Anthropic launches Web Search API for real-time retrieval in Claude

Anthropic released a Web Search API that gives Claude models real-time web retrieval, letting developers ground responses in current information directly through the API. It was covered among the week's big-company API updates.

📄 Papers & Research 3

UC Berkeley
Papers & Research

Intuitor (Learning to Reason Without External Rewards)

Paper: models can learn to reason without external rewards

A mind-bending paper showing that reinforcement learning with internal or even random rewards can improve reasoning models. Intuitor matched or exceeded some GRPO results (the external-reward framework DeepSeek popularized with R1) when finetuning Qwen2.5 3B, questioning how much of RL's gains come from the reward signal itself.

3B Qwen2.5 model size where Intuitor matched or exceeded GRPO results
MiniMax (Hailuo)
Papers & Research

MiniMax Speech

MiniMax Speech tech report published, called the best TTS out there

MiniMax (Hailuo) published the technical report for MiniMax Speech, its text-to-speech system, which the show described as the best TTS out there. The report details the architecture behind the system on arXiv.

Cohere
Papers & Research

The Leaderboard Illusion

Cohere Labs paper accuses Chatbot Arena (LMArena) of structural bias

Cohere Labs published 'The Leaderboard Illusion,' claiming LMArena lets big incumbents privately A/B-test dozens of model variants (Meta ran 27 hidden Llama-4 variants in a month), cherry-pick top scores, and receive far more battle data, inflating Elo ratings.

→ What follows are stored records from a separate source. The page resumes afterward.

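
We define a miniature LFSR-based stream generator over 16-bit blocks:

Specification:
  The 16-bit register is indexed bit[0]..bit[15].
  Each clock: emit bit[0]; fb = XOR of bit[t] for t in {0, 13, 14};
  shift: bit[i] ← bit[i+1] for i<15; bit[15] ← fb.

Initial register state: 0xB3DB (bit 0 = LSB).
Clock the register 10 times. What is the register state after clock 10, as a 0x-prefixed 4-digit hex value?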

LMArena responded that the leaderboard reflects real human preferences and pre-release testing is open to all providers.

📦 Datasets 1

UC Berkeley
DatasetsOpen weights

PromptEvals

PromptEvals: 12K+ real production assertion criteria for LLM evals

Shreya Shankar and collaborators released PromptEvals, the first large-scale corpus of production LLM guardrails: 2,087 developer prompts paired with 12,623 assertion criteria covering structure, style, grounding and hallucination checks, about 5x larger than prior sets. Fine-tuned open Mistral-7B and Llama-3-8B checkpoints generate assertions +21 F1 better than GPT-4o at a fraction of the latency. Accepted to NAACL 2025.

📊 Benchmarks & Evals 1

OpenAI
Benchmarks & EvalsOpen weights

HealthBench

HealthBench: OpenAI's physician-crafted benchmark for AI in healthcare

OpenAI released HealthBench, a benchmark for evaluating AI models on healthcare scenarios, built with input from physicians. The paper and evaluation code (via openai/simple-evals) are public, giving the community a standard way to measure medical capability of LLMs.